Николас увидел, как Белинда открывает для ответа рот, и, не желая услышать отказ, ринулся вперед:
– Я ничего не жду. Надеюсь, конечно, но ведь это не одно и то же, правда? Во всяком случае, надеюсь, что для тебя не одно и то же. Но… но с другой стороны, если ты приедешь, я смогу тебе все показать. Хмель, и ячменные поля, пивоварню, дом и кошмарную обстановку в нем…
Николас замолчал, мучительно осознавая, что это самое невнятное, самое неромантичное предложение, какое он когда-либо делал женщине, и при этом самое важное. С какой стати ей вдруг захочется смотреть на ячменные поля или на отвратительные семейные портреты? Николасу ужасно захотелось как следует ударить себя по голове.
Белинда сжала губы, и маркиз не мог понять – то ли она собирается его резко оттолкнуть, то ли пытается сдержать улыбку. Николас ждал, чувствуя стук сердца прямо в горле.
– Позвольте мне подумать.
Его поглотило разочарование, в котором, разумеется, не было никакого смысла, потому что Николас в любом случае не ожидал услышать «да». Так что он просто кивнул и показал на лестницу.
– Темнеет. Нужно идти.
Белинда повернулась и уже начала спускаться вниз, но вдруг остановилась, держась за перила.
– Николас? – Он встал у нее за спиной, и она обернулась, взглянув на него через плечо. – Я не сказала «нет».

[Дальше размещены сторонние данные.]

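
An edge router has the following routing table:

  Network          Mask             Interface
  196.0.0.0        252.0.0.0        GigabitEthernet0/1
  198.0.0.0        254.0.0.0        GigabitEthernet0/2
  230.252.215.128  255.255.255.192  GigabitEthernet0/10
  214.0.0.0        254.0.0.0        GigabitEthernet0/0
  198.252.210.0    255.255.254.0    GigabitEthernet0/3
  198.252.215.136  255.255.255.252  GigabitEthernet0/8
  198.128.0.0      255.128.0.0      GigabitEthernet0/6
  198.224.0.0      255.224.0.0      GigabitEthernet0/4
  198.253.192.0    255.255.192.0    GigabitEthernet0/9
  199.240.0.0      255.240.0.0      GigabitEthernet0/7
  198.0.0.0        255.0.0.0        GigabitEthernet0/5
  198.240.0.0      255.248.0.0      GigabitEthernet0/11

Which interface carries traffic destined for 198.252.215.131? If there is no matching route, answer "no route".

GigabitEthernet0/4

Routes whose prefix contains 198.252.215.131:
  196.0.0.0/6 (196.0.0.0 - 199.255.255.255) -> GigabitEthernet0/1
  198.0.0.0/7 (198.0.0.0 - 199.255.255.255) -> GigabitEthernet0/2
  198.0.0.0/8 (198.0.0.0 - 198.255.255.255) -> GigabitEthernet0/5
  198.128.0.0/9 (198.128.0.0 - 198.255.255.255) -> GigabitEthernet0/6
  198.224.0.0/11 (198.224.0.0 - 198.255.255.255) -> GigabitEthernet0/4
More-specific entries that do NOT match:
  198.252.215.136/30 (198.252.215.136 - 198.252.215.139) does not contain 198.252.215.131
  230.252.215.128/26 (230.252.215.128 - 230.252.215.191) does not contain 198.252.215.131
  198.252.210.0/23 (198.252.210.0 - 198.252.211.255) does not contain 198.252.215.131
  198.253.192.0/18 (198.253.192.0 - 198.253.255.255) does not contain 198.252.215.131
  198.240.0.0/13 (198.240.0.0 - 198.247.255.255) does not contain 198.252.215.131
  199.240.0.0/12 (199.240.0.0 - 199.255.255.255) does not contain 198.252.215.131
Longest matching prefix is /11 -> interface GigabitEthernet0/4.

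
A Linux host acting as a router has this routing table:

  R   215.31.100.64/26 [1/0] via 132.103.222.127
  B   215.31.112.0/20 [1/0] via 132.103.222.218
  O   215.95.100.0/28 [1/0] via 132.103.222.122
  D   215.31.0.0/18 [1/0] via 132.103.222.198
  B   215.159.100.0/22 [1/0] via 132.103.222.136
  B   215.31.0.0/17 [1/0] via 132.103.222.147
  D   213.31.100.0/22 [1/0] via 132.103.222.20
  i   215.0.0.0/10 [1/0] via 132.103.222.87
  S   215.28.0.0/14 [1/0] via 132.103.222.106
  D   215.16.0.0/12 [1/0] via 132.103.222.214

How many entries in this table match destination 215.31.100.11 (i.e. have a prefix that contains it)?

Prefixes containing 215.31.100.11:
  215.0.0.0/10 (215.0.0.0 - 215.63.255.255)
  215.16.0.0/12 (215.16.0.0 - 215.31.255.255)
  215.28.0.0/14 (215.28.0.0 - 215.31.255.255)
  215.31.0.0/17 (215.31.0.0 - 215.31.127.255)
Total matching entries: 4.

4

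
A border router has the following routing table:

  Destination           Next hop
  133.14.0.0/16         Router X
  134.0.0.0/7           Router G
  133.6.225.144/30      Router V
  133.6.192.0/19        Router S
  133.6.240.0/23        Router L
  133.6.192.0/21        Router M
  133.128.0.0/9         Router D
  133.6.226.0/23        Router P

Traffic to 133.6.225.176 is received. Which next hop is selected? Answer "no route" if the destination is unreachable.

no route

No entry's prefix contains 133.6.225.176; there is no default route.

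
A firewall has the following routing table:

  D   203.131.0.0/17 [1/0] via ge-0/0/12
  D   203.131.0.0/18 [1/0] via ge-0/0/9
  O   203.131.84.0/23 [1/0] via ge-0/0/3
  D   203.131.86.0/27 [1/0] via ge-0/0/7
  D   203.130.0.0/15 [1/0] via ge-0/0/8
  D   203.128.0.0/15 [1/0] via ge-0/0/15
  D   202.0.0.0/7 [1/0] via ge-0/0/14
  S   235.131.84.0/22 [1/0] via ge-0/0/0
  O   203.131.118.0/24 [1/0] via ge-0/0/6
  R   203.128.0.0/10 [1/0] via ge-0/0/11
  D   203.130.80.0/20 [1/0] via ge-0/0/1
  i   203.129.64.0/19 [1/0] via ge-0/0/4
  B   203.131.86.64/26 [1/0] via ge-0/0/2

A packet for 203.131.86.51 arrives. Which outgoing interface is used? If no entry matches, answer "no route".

ge-0/0/12

Routes whose prefix contains 203.131.86.51:
  202.0.0.0/7 (202.0.0.0 - 203.255.255.255) -> ge-0/0/14
  203.128.0.0/10 (203.128.0.0 - 203.191.255.255) -> ge-0/0/11
  203.130.0.0/15 (203.130.0.0 - 203.131.255.255) -> ge-0/0/8
  203.131.0.0/17 (203.131.0.0 - 203.131.127.255) -> ge-0/0/12
More-specific entries that do NOT match:
  203.131.86.0/27 (203.131.86.0 - 203.131.86.31) does not contain 203.131.86.51
  203.131.86.64/26 (203.131.86.64 - 203.131.86.127) does not contain 203.131.86.51
  203.131.118.0/24 (203.131.118.0 - 203.131.118.255) does not contain 203.131.86.51
  203.131.84.0/23 (203.131.84.0 - 203.131.85.255) does not contain 203.131.86.51
  235.131.84.0/22 (235.131.84.0 - 235.131.87.255) does not contain 203.131.86.51
  203.130.80.0/20 (203.130.80.0 - 203.130.95.255) does not contain 203.131.86.51
  203.129.64.0/19 (203.129.64.0 - 203.129.95.255) does not contain 203.131.86.51
  203.131.0.0/18 (203.131.0.0 - 203.131.63.255) does not contain 203.131.86.51
Longest matching prefix is /17 -> interface ge-0/0/12.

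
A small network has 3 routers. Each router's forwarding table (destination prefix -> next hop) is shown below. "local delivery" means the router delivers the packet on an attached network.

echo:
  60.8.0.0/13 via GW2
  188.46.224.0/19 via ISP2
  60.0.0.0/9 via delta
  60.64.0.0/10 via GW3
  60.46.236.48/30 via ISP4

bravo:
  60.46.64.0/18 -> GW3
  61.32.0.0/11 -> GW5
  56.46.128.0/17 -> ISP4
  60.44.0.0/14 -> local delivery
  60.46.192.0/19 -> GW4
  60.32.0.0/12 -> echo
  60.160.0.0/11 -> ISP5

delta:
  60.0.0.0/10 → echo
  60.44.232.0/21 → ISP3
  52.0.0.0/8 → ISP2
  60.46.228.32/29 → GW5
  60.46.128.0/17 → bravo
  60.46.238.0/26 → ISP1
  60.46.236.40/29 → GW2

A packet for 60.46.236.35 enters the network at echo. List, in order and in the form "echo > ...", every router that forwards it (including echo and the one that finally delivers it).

At echo: longest match for 60.46.236.35 is 60.0.0.0/9 -> delta
At delta: longest match for 60.46.236.35 is 60.46.128.0/17 -> bravo
At bravo: longest match for 60.46.236.35 is 60.44.0.0/14 -> local delivery

echo > delta > bravo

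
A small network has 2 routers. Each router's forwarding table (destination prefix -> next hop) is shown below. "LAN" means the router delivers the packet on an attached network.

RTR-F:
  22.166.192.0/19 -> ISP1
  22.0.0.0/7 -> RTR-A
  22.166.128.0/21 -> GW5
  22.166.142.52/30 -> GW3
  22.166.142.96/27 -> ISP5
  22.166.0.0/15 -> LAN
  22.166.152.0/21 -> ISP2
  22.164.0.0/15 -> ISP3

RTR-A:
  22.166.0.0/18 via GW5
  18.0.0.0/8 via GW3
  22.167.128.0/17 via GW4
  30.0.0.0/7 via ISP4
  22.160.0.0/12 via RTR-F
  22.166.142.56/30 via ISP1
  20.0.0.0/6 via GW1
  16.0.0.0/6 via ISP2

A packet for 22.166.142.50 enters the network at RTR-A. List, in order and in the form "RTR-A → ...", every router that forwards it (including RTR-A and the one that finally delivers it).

RTR-A → RTR-F

At RTR-A: longest match for 22.166.142.50 is 22.160.0.0/12 -> RTR-F
At RTR-F: longest match for 22.166.142.50 is 22.166.0.0/15 -> LAN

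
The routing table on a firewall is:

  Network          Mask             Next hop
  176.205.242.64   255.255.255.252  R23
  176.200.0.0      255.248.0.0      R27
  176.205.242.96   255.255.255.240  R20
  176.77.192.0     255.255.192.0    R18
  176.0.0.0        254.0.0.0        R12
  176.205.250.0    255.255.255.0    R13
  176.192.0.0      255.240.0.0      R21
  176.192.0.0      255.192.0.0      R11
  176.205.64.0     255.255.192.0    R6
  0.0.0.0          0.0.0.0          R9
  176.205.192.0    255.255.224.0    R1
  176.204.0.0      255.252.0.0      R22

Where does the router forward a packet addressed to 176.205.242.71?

Routes whose prefix contains 176.205.242.71:
  0.0.0.0/0 (default, matches everything) -> R9
  176.0.0.0/7 (176.0.0.0 - 177.255.255.255) -> R12
  176.192.0.0/10 (176.192.0.0 - 176.255.255.255) -> R11
  176.192.0.0/12 (176.192.0.0 - 176.207.255.255) -> R21
  176.200.0.0/13 (176.200.0.0 - 176.207.255.255) -> R27
  176.204.0.0/14 (176.204.0.0 - 176.207.255.255) -> R22
More-specific entries that do NOT match:
  176.205.242.64/30 (176.205.242.64 - 176.205.242.67) does not contain 176.205.242.71
  176.205.242.96/28 (176.205.242.96 - 176.205.242.111) does not contain 176.205.242.71
  176.205.250.0/24 (176.205.250.0 - 176.205.250.255) does not contain 176.205.242.71
  176.205.192.0/19 (176.205.192.0 - 176.205.223.255) does not contain 176.205.242.71
  176.77.192.0/18 (176.77.192.0 - 176.77.255.255) does not contain 176.205.242.71
  176.205.64.0/18 (176.205.64.0 - 176.205.127.255) does not contain 176.205.242.71
Longest matching prefix is /14 -> next hop R22.

R22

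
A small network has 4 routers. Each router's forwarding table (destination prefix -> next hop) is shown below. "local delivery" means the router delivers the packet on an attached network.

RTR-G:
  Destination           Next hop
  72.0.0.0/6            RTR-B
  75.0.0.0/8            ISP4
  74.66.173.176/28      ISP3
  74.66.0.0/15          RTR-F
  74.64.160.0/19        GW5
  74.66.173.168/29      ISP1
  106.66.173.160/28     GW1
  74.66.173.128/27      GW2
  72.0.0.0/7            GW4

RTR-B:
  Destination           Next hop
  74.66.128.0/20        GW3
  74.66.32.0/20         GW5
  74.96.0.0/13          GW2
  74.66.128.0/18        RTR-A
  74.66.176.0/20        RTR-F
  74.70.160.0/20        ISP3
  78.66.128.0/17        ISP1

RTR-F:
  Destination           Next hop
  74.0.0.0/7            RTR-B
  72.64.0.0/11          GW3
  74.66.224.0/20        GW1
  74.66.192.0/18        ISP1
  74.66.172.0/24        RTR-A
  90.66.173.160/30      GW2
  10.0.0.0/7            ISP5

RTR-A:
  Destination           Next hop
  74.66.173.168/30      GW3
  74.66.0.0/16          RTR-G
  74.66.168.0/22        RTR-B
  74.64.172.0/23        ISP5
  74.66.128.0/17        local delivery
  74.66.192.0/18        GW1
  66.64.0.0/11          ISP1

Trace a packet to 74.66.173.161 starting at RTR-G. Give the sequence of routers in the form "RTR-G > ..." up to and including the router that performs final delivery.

RTR-G > RTR-F > RTR-B > RTR-A

At RTR-G: longest match for 74.66.173.161 is 74.66.0.0/15 -> RTR-F
At RTR-F: longest match for 74.66.173.161 is 74.0.0.0/7 -> RTR-B
At RTR-B: longest match for 74.66.173.161 is 74.66.128.0/18 -> RTR-A
At RTR-A: longest match for 74.66.173.161 is 74.66.128.0/17 -> local delivery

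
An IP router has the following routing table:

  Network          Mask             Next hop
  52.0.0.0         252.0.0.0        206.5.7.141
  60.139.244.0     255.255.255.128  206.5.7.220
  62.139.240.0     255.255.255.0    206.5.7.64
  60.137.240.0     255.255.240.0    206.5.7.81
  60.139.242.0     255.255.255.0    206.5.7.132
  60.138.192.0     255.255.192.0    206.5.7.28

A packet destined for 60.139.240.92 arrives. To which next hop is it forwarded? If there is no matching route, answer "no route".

No entry's prefix contains 60.139.240.92; there is no default route.

no route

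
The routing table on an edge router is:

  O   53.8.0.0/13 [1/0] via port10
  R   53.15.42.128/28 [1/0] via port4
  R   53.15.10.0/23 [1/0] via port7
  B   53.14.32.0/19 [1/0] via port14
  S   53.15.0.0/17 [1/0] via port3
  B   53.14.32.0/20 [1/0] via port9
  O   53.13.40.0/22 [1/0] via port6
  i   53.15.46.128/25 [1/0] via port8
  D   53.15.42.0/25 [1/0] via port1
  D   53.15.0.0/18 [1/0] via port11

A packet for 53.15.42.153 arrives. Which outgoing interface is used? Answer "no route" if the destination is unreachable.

Routes whose prefix contains 53.15.42.153:
  53.8.0.0/13 (53.8.0.0 - 53.15.255.255) -> port10
  53.15.0.0/17 (53.15.0.0 - 53.15.127.255) -> port3
  53.15.0.0/18 (53.15.0.0 - 53.15.63.255) -> port11
More-specific entries that do NOT match:
  53.15.42.128/28 (53.15.42.128 - 53.15.42.143) does not contain 53.15.42.153
  53.15.46.128/25 (53.15.46.128 - 53.15.46.255) does not contain 53.15.42.153
  53.15.42.0/25 (53.15.42.0 - 53.15.42.127) does not contain 53.15.42.153
  53.15.10.0/23 (53.15.10.0 - 53.15.11.255) does not contain 53.15.42.153
  53.13.40.0/22 (53.13.40.0 - 53.13.43.255) does not contain 53.15.42.153
  53.14.32.0/20 (53.14.32.0 - 53.14.47.255) does not contain 53.15.42.153
  53.14.32.0/19 (53.14.32.0 - 53.14.63.255) does not contain 53.15.42.153
Longest matching prefix is /18 -> interface port11.

port11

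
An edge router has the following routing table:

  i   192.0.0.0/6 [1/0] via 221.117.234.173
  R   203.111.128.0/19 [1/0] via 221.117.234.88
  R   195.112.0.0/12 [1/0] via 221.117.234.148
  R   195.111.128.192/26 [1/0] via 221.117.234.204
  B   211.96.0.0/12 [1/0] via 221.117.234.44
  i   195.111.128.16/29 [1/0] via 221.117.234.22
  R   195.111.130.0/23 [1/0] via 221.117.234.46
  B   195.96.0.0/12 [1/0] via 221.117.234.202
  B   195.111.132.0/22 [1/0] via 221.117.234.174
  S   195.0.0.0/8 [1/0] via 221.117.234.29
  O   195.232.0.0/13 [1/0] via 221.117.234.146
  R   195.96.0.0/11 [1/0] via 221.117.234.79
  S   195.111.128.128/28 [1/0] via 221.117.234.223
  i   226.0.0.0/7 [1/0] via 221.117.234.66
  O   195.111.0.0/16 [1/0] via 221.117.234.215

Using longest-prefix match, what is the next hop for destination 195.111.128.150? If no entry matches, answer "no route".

Routes whose prefix contains 195.111.128.150:
  192.0.0.0/6 (192.0.0.0 - 195.255.255.255) -> 221.117.234.173
  195.0.0.0/8 (195.0.0.0 - 195.255.255.255) -> 221.117.234.29
  195.96.0.0/11 (195.96.0.0 - 195.127.255.255) -> 221.117.234.79
  195.96.0.0/12 (195.96.0.0 - 195.111.255.255) -> 221.117.234.202
  195.111.0.0/16 (195.111.0.0 - 195.111.255.255) -> 221.117.234.215
More-specific entries that do NOT match:
  195.111.128.16/29 (195.111.128.16 - 195.111.128.23) does not contain 195.111.128.150
  195.111.128.128/28 (195.111.128.128 - 195.111.128.143) does not contain 195.111.128.150
  195.111.128.192/26 (195.111.128.192 - 195.111.128.255) does not contain 195.111.128.150
  195.111.130.0/23 (195.111.130.0 - 195.111.131.255) does not contain 195.111.128.150
  195.111.132.0/22 (195.111.132.0 - 195.111.135.255) does not contain 195.111.128.150
  203.111.128.0/19 (203.111.128.0 - 203.111.159.255) does not contain 195.111.128.150
Longest matching prefix is /16 -> next hop 221.117.234.215.

221.117.234.215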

Снова отвернувшись, Белинда стала спускаться дальше, не заметив улыбки, расплывшейся у него по лицу. «Вероятно, это к лучшему», – подумал Николас, ступая за ней следом.
Хонивуд был в точности таким, каким Николас его помнил. Хмель по-прежнему напоминал почетный караул, поддерживающие его шесты смотрели в небо, как сабли, взятые на изготовку. Сады при коттеджах все так же выделялись буйством красок. Дом, наполовину деревянный, наполовину кирпичный, увитый плющом, был все так же очарователен, а Фроубишер, дворецкий, по-прежнему оставался все таким же статным и властным, несмотря на преклонные годы. Обстановка, к сожалению, по-прежнему выглядела омерзительно.
Остановившись в холле, чтобы отдать Форбишеру шляпу и перчатки, Николас с ужасом взглянул на фисташковые с красновато-лиловым столы, располагавшиеся по обе стороны от входных дверей. Так можно было посмотреть на свою бабушку, которая ест горох с ножа в присутствии принца Уэльского.
– Если мне будет позволено сказать… – Фроубишер секунду помолчал, и его адамово яблоко слегка подскочило, словно он с трудом сглотнул. Откашлявшись, он попытался снова: – Очень приятно снова видеть вас в Хонивуде, милорд.
– Что это, Фроубишер, – ответил Николас, с удовольствием глядя, как старик вздергивает подбородок, – такое впечатление, что вы… едва ли не тронуты моим возвращением!